Wednesday, September 12, 2007

A Parliament of Religions

As Ontario finds itself on the final stretch towards electing a new provincial parliament, I thought I'd tell you about a parliament of another kind.

The World's Columbian Exposition was held in Chicago to mark the 400th anniversary of Columbus' voyage to the New World. Unlike previous "World's Fair" it was a good deal more than just an international trade show. There were the usual displays of new inventions as well as industrial and agricultural displays, even a few displays promoting what we today would call the tourism trade. But in addition to this there was a conference held, the like of which, had never been seen before.

Charles C. Bonney (pictured) was a lawyer and a follower of Swedish theologian Emmanual Swedenborg. He felt the Chicago exhibition was a perfect opportunity to bring the world's religions together in an effort to generate a greater understanding of each other. His goal was to see a reduction in religious persecution around the world. His cause was taken up by the renowned liberal clergyman John Henry Barrows, who enthusiastically promoted the event.
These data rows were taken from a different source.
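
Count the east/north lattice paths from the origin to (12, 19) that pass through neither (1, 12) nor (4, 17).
Number of paths = 140470248

Inclusion–exclusion. Total paths: C(31, 12) = 141120525. Through P₁: C(13, 1)·C(18, 11) = 413712. Through P₂: C(21, 4)·C(10, 8) = 269325. Since P₁ is strictly southwest of P₂, a monotone path through both must visit P₁ then P₂; paths through both = C(13, 1)·C(8, 3)·C(10, 8) = 32760. Avoid both = 141120525 − 413712 − 269325 + 32760 = 140470248.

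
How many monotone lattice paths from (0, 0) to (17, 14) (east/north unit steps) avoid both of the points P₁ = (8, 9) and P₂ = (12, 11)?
Number of paths = 161217937

Inclusion–exclusion. Total paths: C(31, 17) = 265182525. Through P₁: C(17, 8)·C(14, 9) = 48668620. Through P₂: C(23, 12)·C(8, 5) = 75716368. Since P₁ is strictly southwest of P₂, a monotone path through both must visit P₁ then P₂; paths through both = C(17, 8)·C(6, 4)·C(8, 5) = 20420400. Avoid both = 265182525 − 48668620 − 75716368 + 20420400 = 161217937.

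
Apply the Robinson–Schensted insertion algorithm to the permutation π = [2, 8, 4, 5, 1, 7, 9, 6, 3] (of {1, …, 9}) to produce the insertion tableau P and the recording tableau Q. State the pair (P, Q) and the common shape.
P = [1, 3, 5, 6, 9] / [2, 4] / [7] / [8];  Q = [1, 2, 4, 6, 7] / [3, 8] / [5] / [9];  common shape = (5, 2, 1, 1)

Row-insert the values π_1, π_2, … into P one at a time, bumping the leftmost entry strictly greater than the inserted value down to the next row. The recording tableau Q records, in position (i, j), the step at which that cell was added to P.
  Insert 2 (step 1): P = [2];  Q = [1]
  Insert 8 (step 2): P = [2, 8];  Q = [1, 2]
  Insert 4 (step 3): P = [2, 4] / [8];  Q = [1, 2] / [3]
  Insert 5 (step 4): P = [2, 4, 5] / [8];  Q = [1, 2, 4] / [3]
  Insert 1 (step 5): P = [1, 4, 5] / [2] / [8];  Q = [1, 2, 4] / [3] / [5]
  Insert 7 (step 6): P = [1, 4, 5, 7] / [2] / [8];  Q = [1, 2, 4, 6] / [3] / [5]
  Insert 9 (step 7): P = [1, 4, 5, 7, 9] / [2] / [8];  Q = [1, 2, 4, 6, 7] / [3] / [5]
  Insert 6 (step 8): P = [1, 4, 5, 6, 9] / [2, 7] / [8];  Q = [1, 2, 4, 6, 7] / [3, 8] / [5]
  Insert 3 (step 9): P = [1, 3, 5, 6, 9] / [2, 4] / [7] / [8];  Q = [1, 2, 4, 6, 7] / [3, 8] / [5] / [9]
Final shape: (5, 2, 1, 1).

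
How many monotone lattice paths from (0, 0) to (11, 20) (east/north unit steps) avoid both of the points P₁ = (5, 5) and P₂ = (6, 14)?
Number of paths = 54254907

Inclusion–exclusion. Total paths: C(31, 11) = 84672315. Through P₁: C(10, 5)·C(21, 6) = 13674528. Through P₂: C(20, 6)·C(11, 5) = 17907120. Since P₁ is strictly southwest of P₂, a monotone path through both must visit P₁ then P₂; paths through both = C(10, 5)·C(10, 1)·C(11, 5) = 1164240. Avoid both = 84672315 − 13674528 − 17907120 + 1164240 = 54254907.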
Barrows however, was not quite the liberal many thought him to be. He later admitted that his primary reason for promoting the event was his conviction that other religious leaders would leave convinced of Christianity's superiority over other theologies.

Many evangelical leaders, such as Dwight L. Moody flatly refused to participate. Their reasons generally fell into one of two categories. On one hand there was a general feeling that the event would quickly degenerate into an attack on Christian missionaries and Christian evangelical practices in general. On the other hand, for many to even hold such a conference required the supposition that all religions were of equal value, which for evangelicals was a fundamentally false assumption.
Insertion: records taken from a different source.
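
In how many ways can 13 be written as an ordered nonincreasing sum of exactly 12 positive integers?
p(13, 12 parts) = 1

Partitions of n into exactly k parts ↔ partitions of n − k into at most k parts (subtract 1 from each part). For n = 13, k = 12, the partitions are: 2+1+1+1+1+1+1+1+1+1+1+1. Count = 1.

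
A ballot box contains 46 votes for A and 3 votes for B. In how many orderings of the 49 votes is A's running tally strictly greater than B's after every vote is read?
Strict-lead orderings = 16168

Total orderings of the 49 votes with 46 for A: C(49, 46) = 18424. By the Bertrand ballot formula (Cycle Lemma / reflection principle), the number of orderings in which A is strictly ahead of B throughout is (p − q)/(p + q) · C(p + q, p) = (46 − 3)/(46 + 3) · 18424 = 16168.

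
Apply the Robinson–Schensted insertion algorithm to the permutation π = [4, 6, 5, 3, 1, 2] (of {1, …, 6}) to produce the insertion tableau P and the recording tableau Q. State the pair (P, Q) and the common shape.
P = [1, 2] / [3, 5] / [4] / [6];  Q = [1, 2] / [3, 6] / [4] / [5];  common shape = (2, 2, 1, 1)

Row-insert the values π_1, π_2, … into P one at a time, bumping the leftmost entry strictly greater than the inserted value down to the next row. The recording tableau Q records, in position (i, j), the step at which that cell was added to P.
  Insert 4 (step 1): P = [4];  Q = [1]
  Insert 6 (step 2): P = [4, 6];  Q = [1, 2]
  Insert 5 (step 3): P = [4, 5] / [6];  Q = [1, 2] / [3]
  Insert 3 (step 4): P = [3, 5] / [4] / [6];  Q = [1, 2] / [3] / [4]
  Insert 1 (step 5): P = [1, 5] / [3] / [4] / [6];  Q = [1, 2] / [3] / [4] / [5]
  Insert 2 (step 6): P = [1, 2] / [3, 5] / [4] / [6];  Q = [1, 2] / [3, 6] / [4] / [5]
Final shape: (2, 2, 1, 1).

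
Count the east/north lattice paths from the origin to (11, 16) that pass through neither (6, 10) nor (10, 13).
Number of paths = 5883055

Inclusion–exclusion. Total paths: C(27, 11) = 13037895. Through P₁: C(16, 6)·C(11, 5) = 3699696. Through P₂: C(23, 10)·C(4, 1) = 4576264. Since P₁ is strictly southwest of P₂, a monotone path through both must visit P₁ then P₂; paths through both = C(16, 6)·C(7, 4)·C(4, 1) = 1121120. Avoid both = 13037895 − 3699696 − 4576264 + 1121120 = 5883055.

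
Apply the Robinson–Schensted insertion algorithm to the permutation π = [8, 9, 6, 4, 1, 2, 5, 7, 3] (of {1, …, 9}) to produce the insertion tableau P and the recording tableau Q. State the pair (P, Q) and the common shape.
P = [1, 2, 3, 7] / [4, 5] / [6, 9] / [8];  Q = [1, 2, 7, 8] / [3, 6] / [4, 9] / [5];  common shape = (4, 2, 2, 1)

Row-insert the values π_1, π_2, … into P one at a time, bumping the leftmost entry strictly greater than the inserted value down to the next row. The recording tableau Q records, in position (i, j), the step at which that cell was added to P.
  Insert 8 (step 1): P = [8];  Q = [1]
  Insert 9 (step 2): P = [8, 9];  Q = [1, 2]
  Insert 6 (step 3): P = [6, 9] / [8];  Q = [1, 2] / [3]
  Insert 4 (step 4): P = [4, 9] / [6] / [8];  Q = [1, 2] / [3] / [4]
  Insert 1 (step 5): P = [1, 9] / [4] / [6] / [8];  Q = [1, 2] / [3] / [4] / [5]
  Insert 2 (step 6): P = [1, 2] / [4, 9] / [6] / [8];  Q = [1, 2] / [3, 6] / [4] / [5]
  Insert 5 (step 7): P = [1, 2, 5] / [4, 9] / [6] / [8];  Q = [1, 2, 7] / [3, 6] / [4] / [5]
  Insert 7 (step 8): P = [1, 2, 5, 7] / [4, 9] / [6] / [8];  Q = [1, 2, 7, 8] / [3, 6] / [4] / [5]
  Insert 3 (step 9): P = [1, 2, 3, 7] / [4, 5] / [6, 9] / [8];  Q = [1, 2, 7, 8] / [3, 6] / [4, 9] / [5]
Final shape: (4, 2, 2, 1).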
Despite these objections however, a few Catholics and a smattering of liberal Protestant churches did send representatives. In addition representatives of other religions included a dozen Buddhists, eight Hindus, two Shintoists, a Jain, a Taoist, a couple Muslims, some Confucians, and Zoroastrians.

As the Parliament continued it soon became clear that the evangelicals fears were well founded. The majority of the speeches made by the non-Christian delegates focused on their opposition to Christian missions. Their biggest complaint being the decidedly unchristian manner in which all too many Christian missionaries behaved. Some even pointed out that their own religions had a better track record of living out Christian values day-to-day than did many day-to-day Christians.

One thing happened however that the evangelicals did not predict. Many of the delegates to the conference, notably the Hindus and the Buddhists decided that since they were in America for a time anyway, they may as well stay a while and tour the country. Realizing that there was a great spiritual hunger in America that mainstream Christianity was not meeting, both religions decided to set up shop and soon both a Buddhist Society and a Hindu society were formed. As a result many people began to view Christianity as just one option among many. They also began to seriously look at the other options and made the switch.

Seeing that the fields of North America were "ripe for harvest" many other disciplines began sending teams to the U.S. as well. Famed Zen Buddhist D. T. Suzuki, soon set up America's first Zen monasteries. Americans warmed quickly to the appeal of religious pluralism and leaders such as John Henry Barrows were appalled by the fact the conference had exactly the opposite effect than the one they had been hoping for.

The great 'Parliament of Religions', at the World's Columbian Exposition in Chicago, regarded by many as the birth of religious pluralism in North America, began on September 11th, 1893 - 114 years ago this week.

1. With Absolute Respect: The Swedenborgian Theology of Charles Carrol Bonney, Rev. Dr. George F. Dole, link
2. Swedenborg Foundation - link
3. Articles provided by the Christian History Institute - link
4. Photo Credit: - link

Other events this week in Church History:

September 8, 1636 - Only six years after arriving from England, Massachusetts Puritans found Harvard College, America's first higher learning institution. The college was founded to train future ministers.

September 9, 1087 - William I, Norman "Conqueror" of England in 1066 and the founder of several monasteries, dies.

September 10, 422 - Elevation of Celestine to the office of pope. Among other things Pope St. Celestine I is known for sending St. Patrick to Ireland and for defending the church against the Nestorian "heresy" at the Council of Ephesus.

September 12, 1922 - The American Episcopal church decides to remove the words "to obey" from its wedding service marriage vows.

September 13, 1541 - Three years after city authorities banish him, John Calvin returns to Geneva. While there he spent the rest of his life trying to establish a theocratic society at the request of those same authorities.

September 14, 258 - Cyprian, bishop of Carthage, is beheaded during the persecution under Roman Emperor Valerian.